Dislocation detection of shield tunnel segments under non-uniform deformation conditions using RMLS point clouds

Abstract. Segment dislocation is a major issue in subway shield tunnels, and its detection is crucial for ensuring structural and operational safety. Existing methods often rely on local point clouds, failing to provide a comprehensive and precise representation of overall segment dislocation. Others assume an ideal cylindrical geometry, neglecting common non-uniform segment deformations. To address these limitations, we introduce a novel global deformation-aware approach for segment dislocation detection. The method first separates non-lining tunnel points to accurately reflect the tunnel lining structure and eliminate their adverse effects on segment joint extraction.

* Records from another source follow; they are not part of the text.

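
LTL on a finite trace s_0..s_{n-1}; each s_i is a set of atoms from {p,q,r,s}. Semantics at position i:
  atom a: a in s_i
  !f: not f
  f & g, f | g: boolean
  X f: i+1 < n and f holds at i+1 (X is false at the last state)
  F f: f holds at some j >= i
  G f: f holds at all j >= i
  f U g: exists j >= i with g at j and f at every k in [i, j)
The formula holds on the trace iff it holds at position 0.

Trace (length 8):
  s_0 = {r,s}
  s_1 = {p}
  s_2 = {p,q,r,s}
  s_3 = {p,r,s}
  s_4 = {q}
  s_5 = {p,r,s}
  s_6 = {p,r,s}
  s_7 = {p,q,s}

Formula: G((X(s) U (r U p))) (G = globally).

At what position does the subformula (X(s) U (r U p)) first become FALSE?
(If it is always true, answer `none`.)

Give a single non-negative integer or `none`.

Answer: none

Derivation:
s_0={r,s}: (X(s) U (r U p))=True X(s)=False s=True (r U p)=True r=True p=False
s_1={p}: (X(s) U (r U p))=True X(s)=True s=False (r U p)=True r=False p=True
s_2={p,q,r,s}: (X(s) U (r U p))=True X(s)=True s=True (r U p)=True r=True p=True
s_3={p,r,s}: (X(s) U (r U p))=True X(s)=False s=True (r U p)=True r=True p=True
s_4={q}: (X(s) U (r U p))=True X(s)=True s=False (r U p)=False r=False p=False
s_5={p,r,s}: (X(s) U (r U p))=True X(s)=True s=True (r U p)=True r=True p=True
s_6={p,r,s}: (X(s) U (r U p))=True X(s)=True s=True (r U p)=True r=True p=True
s_7={p,q,s}: (X(s) U (r U p))=True X(s)=False s=True (r U p)=True r=False p=True
G((X(s) U (r U p))) holds globally = True
No violation — formula holds at every position.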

This is achieved using an ellipse fitting residual statistics-based algorithm. Subsequently, circumferential joints are extracted and located by integrating adaptive intensity features with prior information, allowing the division of the tunnel lining into individual shield rings. Radial joints within each shield ring are then identified through a deep feature clustering algorithm. Finally, circumferential and radial dislocations are detected using a piecewise fitting approach for shield ring segments. The feasibility and effectiveness of the proposed method are verified using Rail-borne Mobile Laser Scanning (RMLS) point cloud data from Guangzhou Metro Line 8. Experimental results demonstrate that the method effectively detects dislocations under non-uniform deformation conditions, overcoming errors introduced by traditional methods that simplify segment geometry. Compared to conventional fault detection techniques, the proposed approach achieves improved accuracy and robustness.